Raw ADC Values Testing

I tested ADC 2 with lower-level functions and found little improvement.
I tested ADC 2 with lower-level functions and found little improvement.

Looking further into the ESP32 documentation, I found lower-level libraries that can be used to get the raw ADC values directly instead of interfacing through the Arduino library. I wrote a quick function to convert this raw value into a voltage and tested it using the same “DAC voltage into ADC” strategy as before. I found no difference between my own custom conversion function and the Arduino library’s analogRead() function. I also tested the second ADC on my ESP32 and found little difference in the results compared to the first ADC. However, the second ADC was accurate down to 0V while ADC 1 was accurate down to 0.08V.

With the graphs above, I got the error graph and fit a Polynomial (trendline) to it
With the graphs above, I got the error graph and fit a Polynomial (trendline) to it.

I then got the error for ADC 2 in raw bits. Instead of converting to voltages and then getting the error, I skipped that step and got the error in raw ADC values between 0-255. This isn’t keeping with the ADC’s 12-bit range because the DAC only goes to 8-bits, so I was limited to 8-bits of precision. I then fit a polynomial to the error and got the error graph above. The error was very similar to earlier testing, so nothing I had tried fixed the problem and mostly served as an exercise in understanding how to use the ADC on my ESP32.

Discovering the DAC was Imprescise

I tested the ADC and DAC with a multimeter and found that all the values differed.
I tested the ADC and DAC with a multimeter and found that all the values differed.

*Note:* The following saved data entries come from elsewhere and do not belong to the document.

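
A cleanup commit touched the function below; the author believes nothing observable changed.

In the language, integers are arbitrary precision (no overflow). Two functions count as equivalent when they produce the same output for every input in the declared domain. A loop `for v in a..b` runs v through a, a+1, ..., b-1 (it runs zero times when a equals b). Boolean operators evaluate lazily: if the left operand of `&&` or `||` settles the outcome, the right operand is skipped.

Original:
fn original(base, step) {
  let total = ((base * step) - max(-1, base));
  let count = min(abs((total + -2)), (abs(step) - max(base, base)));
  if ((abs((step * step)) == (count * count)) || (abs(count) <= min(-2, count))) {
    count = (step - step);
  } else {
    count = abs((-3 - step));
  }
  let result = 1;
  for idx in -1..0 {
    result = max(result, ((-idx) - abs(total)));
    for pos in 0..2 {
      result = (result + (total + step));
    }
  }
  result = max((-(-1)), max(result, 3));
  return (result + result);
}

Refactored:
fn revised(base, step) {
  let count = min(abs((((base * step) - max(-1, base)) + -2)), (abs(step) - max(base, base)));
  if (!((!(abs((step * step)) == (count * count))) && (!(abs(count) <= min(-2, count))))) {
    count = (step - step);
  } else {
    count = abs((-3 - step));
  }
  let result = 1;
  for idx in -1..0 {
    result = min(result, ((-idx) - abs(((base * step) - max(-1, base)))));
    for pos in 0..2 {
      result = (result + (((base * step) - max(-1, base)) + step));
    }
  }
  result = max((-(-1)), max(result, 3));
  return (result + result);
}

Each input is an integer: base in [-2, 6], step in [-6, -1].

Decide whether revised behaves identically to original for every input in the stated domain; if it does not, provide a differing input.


Not equivalent: base=-2, step=-6 separates them (30 vs 6).
original: total := 13 | count := 8 | ((abs((step * step)) == (count * count)) || (abs(count) <= min(-2, count))): false | count := 3 | result := 1 | iter idx=-1: | result := 1 | iter pos=0: | result := 8 | iter pos=1: | result := 15 | result := 15 | result 30
revised: count := 8 | (!((!(abs((step * step)) == (count * count))) && (!(abs(count) <= min(-2, count))))): false | count := 3 | result := 1 | iter idx=-1: | result := -12 | iter pos=0: | result := -5 | iter pos=1: | result := 2 | result := 3 | result 6
verdict: not equivalent; witness: base=-2, step=-6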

During the previous round of testing with the raw ADC values I decided to take out a multimeter and get a ground truth value for the voltage. I discovered a discrepancy between the DAC’s expected output voltage and the voltages the multimeter was showing. I tested it on a range of values between 0.4V and 1.0V and found a difference along the entire range - this is the data charted above.

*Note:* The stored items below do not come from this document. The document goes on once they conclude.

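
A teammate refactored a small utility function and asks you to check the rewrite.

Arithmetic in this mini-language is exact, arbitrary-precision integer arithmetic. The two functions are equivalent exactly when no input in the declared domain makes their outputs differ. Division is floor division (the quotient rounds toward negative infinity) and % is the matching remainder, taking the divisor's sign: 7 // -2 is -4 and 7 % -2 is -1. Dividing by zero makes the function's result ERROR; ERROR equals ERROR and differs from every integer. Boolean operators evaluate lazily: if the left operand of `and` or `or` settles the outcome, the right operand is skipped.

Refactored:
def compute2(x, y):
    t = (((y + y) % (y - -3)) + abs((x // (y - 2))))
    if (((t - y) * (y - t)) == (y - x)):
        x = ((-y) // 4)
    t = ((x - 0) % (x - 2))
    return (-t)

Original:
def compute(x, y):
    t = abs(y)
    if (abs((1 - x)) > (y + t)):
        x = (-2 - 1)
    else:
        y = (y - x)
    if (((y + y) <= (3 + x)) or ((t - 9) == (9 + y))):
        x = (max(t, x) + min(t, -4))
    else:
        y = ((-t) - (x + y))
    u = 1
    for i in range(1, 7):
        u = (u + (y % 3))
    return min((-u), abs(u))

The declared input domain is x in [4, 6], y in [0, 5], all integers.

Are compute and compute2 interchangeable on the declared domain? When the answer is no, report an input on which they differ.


These are not equivalent — on x=4, y=0 the outputs split (-1 vs 0).
compute: t becomes 0; next (abs((1 - x)) > (y + t)) evaluates to true; next x becomes -3; next (((y + y) <= (3 + x)) or ((t - 9) == (9 + y))) evaluates to true; next x becomes -4; next u becomes 1; next at i=1:; next u becomes 1; next at i=2:; next u becomes 1; next at i=3:; next u becomes 1; next at i=4:; next u becomes 1; next at i=5:; next u becomes 1; next at i=6:; next u becomes 1; next final value -1
compute2: t becomes 2; next (((t - y) * (y - t)) == (y - x)) evaluates to true; next x becomes 0; next t becomes 0; next final value 0
verdict: not equivalent; witness: x=4, y=0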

Above you can see the True (multimeter) voltage, what the DAC thinks it’s outputting, and what the ADC thinks the voltage is. All of these values differ by a significant amount (~0.5 - 0.1V). This means a self-calibration is not possible because the DAC’s specified output and what it actually outputs are not equal.

Conclusion

To properly characterize and calibrate the ADC I would have to get the graph of ADC Value vs. True Voltage (As observed by a multimeter) and fit a polynomial to it in the range that the ADC error is mostly linear (0.1V - 3.0V). This is probably the solution to the issue we’ve had with the UBC Solar battery pack. However, if we find that the DAC on our chip is trustworthy, writing some firmware to automatically calibrate the ADCs on all of our boards would be a great way to ensure we never have this issue in the future on any boards.

This solution looks very obvious in retrospect, but it took a while to understand the systems and issues from a fundamental level to come to this conclusion with a high level of certainty. I’ve learned a lot about this project and there’s even more to learn about why these ADC errors emerge in the first place.